How crowded does Patmos get?
Patmos in August is busy but never Mykonos-level. The town quay fills by 18:00; mooring buoys offshore are available later.
Should I worry about the meltemi in this area?
Less than in the Cyclades, but yes in mid-July to late August. Wind speeds of 25–30 knots are common, and the Kalymnos-Leros leg is exposed. Reschedule if forecasts go above 30 knots.
What’s a realistic 2026 budget?
A 45-foot bareboat monohull from Kos in late June runs €4,500–6,500. Marina overnights are €40–80 in working harbours. Add €1,000–1,500 per crew for fuel, mooring buoys, port taxes and provisioning.
What to know about the meltemi-driven daily schedule
The Dodecanese meltemi is steadier than the Cyclades version — typically 20–25 knots from the north in mid-July and August, with calmer mornings and evenings. The right Dodecanese rhythm is early starts: leave at 07:00–08:00, sail in the calmer morning, arrive at the next anchorage by midday. Afternoons are for swimming, lunch, walking ashore. Evening dinner ashore is typically after 20:00 when the wind drops. Crews who try to sail in mid-afternoon get punished by the build-up; crews who plan around the morning window enjoy the route.
The single best stops on this route
Three stops stand out on a Kos week. Lakki, Leros is the Italian Art-Deco harbour town — unusual on a Greek island, a result of inter-war Italian occupation. Patmos is the cultural centre — the Cave of the Apocalypse and the Monastery of St John dominate the hilltop above Skala. Lipsi is the quietest — small harbour, family-run tavernas, almost no charter traffic, the best swim beaches at Platis Gialos and Hochlakas. Patmos justifies a second night; Lipsi rewards a slow afternoon ashore.

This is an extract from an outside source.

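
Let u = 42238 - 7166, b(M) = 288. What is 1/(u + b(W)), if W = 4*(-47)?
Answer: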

The Dodecanese cultural side trips worth the half-day
The Dodecanese have stronger archaeological credentials than most Aegean island groups. Worth a planned half-day each: Asclepion of Kos (the original Hippocratic medical centre, 4 km from Kos Marina, 25-minute scooter ride); Patmos Monastery of St John the Theologian (book a guided tour from Skala, 2 hours including the cave); Lakki’s Italian Art-Deco architecture walk on Leros (self-guided, 90 minutes, picks up the inter-war Italian colonial period); Kalymnos sponge-fishing museum in Pothia (small but interesting, 45 minutes). Build at least one cultural stop into the week or it becomes a swim-and-eat blur.
Money, provisioning and the Dodecanese quirks
Provisioning at Kos Marina is via the AB Vassilopoulos at the marina entrance. Pothia (Kalymnos) and Lakki (Leros) have full supermarkets; Patmos’s Skala has a small Sklavenitis; Lipsi has village shops only. Most konobe accept cards; cash for tips and small purchases. ATMs work everywhere except Lipsi (where one ATM is sometimes empty in peak season — bring €100 in cash). Greek port taxes (TEPAI) are calculated per metre of boat per day and added to the final invoice; budget €120–180 for a 45-footer for the week.